End of Story is a novel by American author A. J. Finn and published by HarperCollins on February 20, 2024 (United States) and February 29, 2024 (United Kingdom). Set in San Francisco, it is a thriller about a young woman writing the biography of a celebrated crime writer. The novel follows Finn's 2018 debut novel The Woman in the Window.

The book debuted at number 12 on Publishers Weekly hardcover fiction list. The same publication gave the novel a starred review calling it a "tour de force" and a "spellbinder [that] surpasses the high bar set by Finn’s bestselling debut, The Woman in the Window."
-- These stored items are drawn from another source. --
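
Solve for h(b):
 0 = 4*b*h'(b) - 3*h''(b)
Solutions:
 h(b) = C1 + C2*erfi(sqrt(6)*b/3)


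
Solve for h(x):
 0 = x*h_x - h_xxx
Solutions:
 h(x) = C1 + Integral(C2*airyai(x) + C3*airybi(x), x)


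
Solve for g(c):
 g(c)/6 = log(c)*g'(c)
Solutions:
 g(c) = C1*exp(li(c)/6)


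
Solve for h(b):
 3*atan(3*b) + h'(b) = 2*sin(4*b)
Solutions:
 h(b) = C1 - 3*b*atan(3*b) + log(9*b^2 + 1)/2 - cos(4*b)/2


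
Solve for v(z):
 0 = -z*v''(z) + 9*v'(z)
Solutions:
 v(z) = C1 + C2*z^10


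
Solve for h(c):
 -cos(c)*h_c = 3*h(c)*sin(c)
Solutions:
 h(c) = C1*cos(c)^3


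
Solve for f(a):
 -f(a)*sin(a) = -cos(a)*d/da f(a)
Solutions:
 f(a) = C1/cos(a)


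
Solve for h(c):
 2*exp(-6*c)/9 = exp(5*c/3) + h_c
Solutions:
 h(c) = C1 - 3*exp(5*c/3)/5 - exp(-6*c)/27


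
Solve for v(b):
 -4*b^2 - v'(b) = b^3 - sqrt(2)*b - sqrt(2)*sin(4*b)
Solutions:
 v(b) = C1 - b^4/4 - 4*b^3/3 + sqrt(2)*b^2/2 - sqrt(2)*cos(4*b)/4


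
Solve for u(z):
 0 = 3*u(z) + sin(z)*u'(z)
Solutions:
 u(z) = C1*(cos(z) + 1)^(3/2)/(cos(z) - 1)^(3/2)


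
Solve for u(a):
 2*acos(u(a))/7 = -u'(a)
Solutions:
 Integral(1/acos(_y), (_y, u(a))) = C1 - 2*a/7


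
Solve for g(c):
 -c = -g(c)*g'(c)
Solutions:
 g(c) = -sqrt(C1 + c^2)
 g(c) = sqrt(C1 + c^2)


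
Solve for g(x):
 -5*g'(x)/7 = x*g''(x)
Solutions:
 g(x) = C1 + C2*x^(2/7)


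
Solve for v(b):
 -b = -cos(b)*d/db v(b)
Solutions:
 v(b) = C1 + Integral(b/cos(b), b)


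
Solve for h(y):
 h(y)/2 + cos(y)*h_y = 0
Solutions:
 h(y) = C1*(sin(y) - 1)^(1/4)/(sin(y) + 1)^(1/4)


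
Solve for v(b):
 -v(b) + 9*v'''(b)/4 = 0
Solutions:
 v(b) = C3*exp(2^(2/3)*3^(1/3)*b/3) + (C1*sin(2^(2/3)*3^(5/6)*b/6) + C2*cos(2^(2/3)*3^(5/6)*b/6))*exp(-2^(2/3)*3^(1/3)*b/6)


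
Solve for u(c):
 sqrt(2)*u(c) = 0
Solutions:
 u(c) = 0


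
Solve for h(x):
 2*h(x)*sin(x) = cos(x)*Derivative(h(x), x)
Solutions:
 h(x) = C1/cos(x)^2


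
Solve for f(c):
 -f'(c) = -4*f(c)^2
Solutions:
 f(c) = -1/(C1 + 4*c)


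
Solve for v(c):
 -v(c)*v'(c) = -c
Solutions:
 v(c) = -sqrt(C1 + c^2)
 v(c) = sqrt(C1 + c^2)


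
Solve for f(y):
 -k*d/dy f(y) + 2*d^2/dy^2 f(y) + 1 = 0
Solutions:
 f(y) = C1 + C2*exp(k*y/2) + y/k


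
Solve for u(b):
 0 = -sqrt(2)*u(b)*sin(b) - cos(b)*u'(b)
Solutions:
 u(b) = C1*cos(b)^(sqrt(2))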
Chris Hewitt of the Star Tribune praised the novel's plot and scene-setting, concluding that "Finn is an assured, witty writer with a gift for entertaining description and sharp instincts." Writing in the St. Louis Post-Dispatch, Gail Pennington noted the novel's unexpected plot twists and concluded that "Finn has crafted a book that is fresh, intelligent and — best of all — delightfully witty."

The Times of London noted "A cynic may think that Finn’s resolution is deliberately provocative; a critic may query the slow pacing," and concluded that Finn is "more skilful stylist than original auteur, there’s no doubt that he can write, and well." Kirkus Reviews also lamented, "If only the clever ending were worth the trouble it takes to get there." Writing in The Washington Post, author Nora Krug said of the story that "the plot drags on," and "the setup is complicated," concluding that readers may "quickly be hoping for end of story."